I wear many professional hats: journalist, author, therapist, speaker, minister, healer, radio show host social worker, PR goddess, reiki master and clown. My resume is two pages long and growing. My personal roles include: mother, sister, friend and aunt. There are times when the two realms blend beautifully and others when they collide and I crash and burn. What they each have in common is a deep desire to put my heart and soul into all that I do with the intended outcome of success on all levels. Those who know me marvel at how I manage it all and say that they get tired just hearing my daily schedule.

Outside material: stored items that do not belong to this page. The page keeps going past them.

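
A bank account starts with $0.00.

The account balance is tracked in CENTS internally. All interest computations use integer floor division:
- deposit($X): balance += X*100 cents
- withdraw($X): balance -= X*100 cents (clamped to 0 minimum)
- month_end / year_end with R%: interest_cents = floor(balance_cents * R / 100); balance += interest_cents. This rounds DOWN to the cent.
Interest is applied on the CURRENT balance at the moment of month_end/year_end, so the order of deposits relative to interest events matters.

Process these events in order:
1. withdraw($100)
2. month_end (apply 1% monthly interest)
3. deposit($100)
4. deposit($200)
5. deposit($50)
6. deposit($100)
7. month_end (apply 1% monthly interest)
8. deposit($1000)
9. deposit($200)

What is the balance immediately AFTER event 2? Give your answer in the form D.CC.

After 1 (withdraw($100)): balance=$0.00 total_interest=$0.00
After 2 (month_end (apply 1% monthly interest)): balance=$0.00 total_interest=$0.00

Answer: 0.00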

In the past few months, I have been taken to the mat by a sumo-wrestling opponent that had been leering at me from behind shadows for much of my life. The "Rikishi" waited until I was at my most open and vulnerable to grab me and pin me down. After all of the work of putting my parents' affairs in order following their deaths in 2008 and 2010, accompanying my sister on a journey into widowhood that I took nearly 15 years ago, writing, teaching, offering counseling for those facing addictions, keeping a household running, managing needed home repairs, deciding what I want to do when I grow up, getting to the gym 4-5 times a week to keep this 54-year-old body in good health, play time with friends, and now finally deciding that I am ready for a new relationship, I was broadsided with the revelation that I had been wearing a mask for so many years that I wasn't sure it would ever be peeled off my face.
On the surface, the false visage was appealing. Smiling brightly, approachable; it has attracted countless people each day into my ever growing circles of kindred spirits. Years ago, a friend told me that I give great "eye hugs" and she explained that it was if she felt embraced when I did that. Another friend shared that he believed that the glitter I wore as a part of my clown persona Feather wasn't sprinkled on me, but instead came from my pores. Yet a third friend, while waiting for me to arrive at a restaurant where we were meeting for dinner, had told the waiter that he will know when I show up, since my energy precedes me in a room.
People feel safe with me. My pseudonym and branding is Bliss Mistress and most folks in my life see me as happy go lucky, making things appear easy and flowing. Even in the midst of challenges, I have adapted well. That's how I want to be seen, because, recovering co-dependent that I am, I have believed that behavior has earned love and approval. It comes at a price. To keep paying the piper (my own self-imposed beliefs, rather than anyone else's, frankly), I have wanted to ask for support but haven't wanted to be seen as (eww, ick) needy. In addition, when I have asked someone to do something for me, I have sometimes only requested what I was pretty certain they would say yes to, rather than what I truly desired, since they might say no.... and then what? I have dreams and visions that I want to manifest, but don't always voice since I paradoxically fear that something is wrong with me because I don't yet have them and that all of this metaphysical stuff I believe in is a bunch of hooey. I have become addicted to being the go-to person as surely as if it was an intoxicant.
There are times when I am plumb tuckered out, attempting to keep up with it all and yet, when my schedule slows down, a sense of panic closes in. I had a well known speaker and author scheduled for my radio show this week and at the last minute, she needed to cancel due to illness. Rather than feeling good about having a night off, I had a sense of floundering and an "uh oh, now what will I do?" The answer that would make sense for someone who encourages good self care for others is "nothing." Just be and see what happens.
Tears have been near constant companions of late, since I have been allowing for real emotion, not the contrived, gotta keep up appearances façade that I mistakenly believed would prevent people from walking away. In the car, at work, on the phone, when with trusted loved ones, I have wept, sobbed, shaken, wailed... so not like me. I have been gratified that not only have they not been grossed out by my figuratively speaking, turning myself inside out so that my viscera were left exposed, but they have held me through the deluge, not caring if they got wet in the process.
It occurred to me that as excruciating as this cracking open has been, it is far more painful to hold back the emotions as if constipated. At work today, I was joking with a friend/co-worker that it is like having a "spiritual colonic" that is cleansing and purging the physical and psychic toxins that I have been carrying within me for decades. Ready to symbolically flush it away.